In U.S. Pat. No. 6,486,213, Chen et al. disclose block and graft copolymers, and hydrogels thereof, which contain both a temperature-sensitive polymer component and a pH-sensitive polymer component. Such copolymers can be used for topical drug delivery to a treatment area. According to the method and example described in Chen et al., the resulting grafted copolymer is a disk-like or sheet-like hydrogel.
Kubota, in U.S. Pat. No. 5,834,007, discloses a polymer, which has a sol-gel transition temperature in an aqueous solution. The polymer has a substantial water-insolubility at a temperature higher than the sol-gel transition temperature, thereby existing in a gel-state. The polymer has a reversible water-solubility at a temperature lower than the sol-gel transition temperature, thereby existing in a sol-state.
In U.S. Pat. No. 5,420,197, Lorenz et al. disclose a dermatologically-compatible composition comprising a hydrophilic gel which comprises a blend of a neutralized chitosan and a hydrophilic poly (N-vinyl lactam). The product is used in, for example, wound dressings, burn dressings, drug delivery dressings, cosmetic mask dressings, and the like.
A highly absorbent modified polysaccharide is taught by Reid et al. in U.S. Pat. No. 4,028,290. According to Reid et al., the modified polysaccharides are prepared by reacting a polysaccharide such as cellulose or starch in the presence of acrylamide, another vinyl monomer and a divinyl crosslinking monomer using free radical polymerization techniques. The product is a complex mixture of crosslinked grafted polysaccharide and acrylamide copolymers. Reid et al. also teach that product is water soluble, and hence, it is desirable to keep the amount of the water relatively low with respect to the reactants so that a relatively high vinyl monomer concentration will be maintained in the vicinities of the polysaccharide particles. To this end, only enough water is used to dissolve the monomers and uniformly wet the polysaccharide, about 1.5 to 2.5 parts per part of reactants. Moreover, according to Reid et al., an inert water-immiscible diluent, such as toluene, is employed as the reaction medium; otherwise, the yields of the products are substantially lowered.

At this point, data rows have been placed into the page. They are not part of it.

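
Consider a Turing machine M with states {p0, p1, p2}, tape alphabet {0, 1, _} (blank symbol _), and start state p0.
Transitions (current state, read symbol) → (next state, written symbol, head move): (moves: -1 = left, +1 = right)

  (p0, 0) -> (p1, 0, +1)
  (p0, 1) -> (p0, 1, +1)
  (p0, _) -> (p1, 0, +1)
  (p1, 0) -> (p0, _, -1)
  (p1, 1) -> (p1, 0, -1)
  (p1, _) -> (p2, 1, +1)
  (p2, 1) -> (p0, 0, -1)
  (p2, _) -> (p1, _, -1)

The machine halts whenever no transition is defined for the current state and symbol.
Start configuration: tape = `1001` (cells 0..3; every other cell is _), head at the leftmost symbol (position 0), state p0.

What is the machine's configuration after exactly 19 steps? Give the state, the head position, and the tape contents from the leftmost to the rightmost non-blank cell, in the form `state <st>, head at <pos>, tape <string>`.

p0 | [1]001__   read 1 → write 1, move +1, go to p0
p0 | 1[0]01__   read 0 → write 0, move +1, go to p1
p1 | 10[0]1__   read 0 → write _, move -1, go to p0
p0 | 1[0]_1__   read 0 → write 0, move +1, go to p1
p1 | 10[_]1__   read _ → write 1, move +1, go to p2
p2 | 101[1]__   read 1 → write 0, move -1, go to p0
p0 | 10[1]0__   read 1 → write 1, move +1, go to p0
p0 | 101[0]__   read 0 → write 0, move +1, go to p1
p1 | 1010[_]_   read _ → write 1, move +1, go to p2
p2 | 10101[_]   read _ → write _, move -1, go to p1
p1 | 1010[1]_   read 1 → write 0, move -1, go to p1
p1 | 101[0]0_   read 0 → write _, move -1, go to p0
p0 | 10[1]_0_   read 1 → write 1, move +1, go to p0
p0 | 101[_]0_   read _ → write 0, move +1, go to p1
p1 | 1010[0]_   read 0 → write _, move -1, go to p0
p0 | 101[0]__   read 0 → write 0, move +1, go to p1
p1 | 1010[_]_   read _ → write 1, move +1, go to p2
p2 | 10101[_]   read _ → write _, move -1, go to p1
p1 | 1010[1]_   read 1 → write 0, move -1, go to p1
p1 | 101[0]0_
After 19 steps: state p1, head at 3, tape 10100.

state p1, head at 3, tape 10100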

Omidian et al., in U.S. Pat. No. 6,960,617, disclose porous or superporous hydrogels having improved elasticity and mechanical strength properties. The porous or superporous hydrogels are obtained by subjecting a hydrogel formulation containing a strengthening agent to chemical or physical crosslinking conditions subsequent to initial gel formation. According to Omidian et al., it is important to control the monomer concentration (dilution with water) and comonomer (acrylic acid) concentration so as to achieve a desirable gelation property that results in the porous or superporous hydrogels.
The above-identified documents teach hydrogels in the form of bulk materials, and neither of them discloses hydrogel particles and methods for preparing the same.
Bozigian et al., on the other hand, disclose a method for preparing hydrogel particles in U.S. Pat. No. 5,977,428. According to Bozigian et al., polyacrylonitrile (PAN) is formed as a solid aquagel, and the PAN aquagel is subjected to a base hydrolysis and then dried to obtain the hydrogel particles.
Conventionally, the hydrogel particles are prepared in a two-stage manner, such as the method described in Bozigian et al. Specifically, the bulk hydrogel material is first formed in the formed of a block polymer (or copolymer, grafted polymer), and then the hydrogel is processed (dried or granulized) to produce hydrogel particles.
In view of the forgoing, there exists a need in the related art to provide a method for preparing hydrogel microparticles of substantially uniform particle sizes.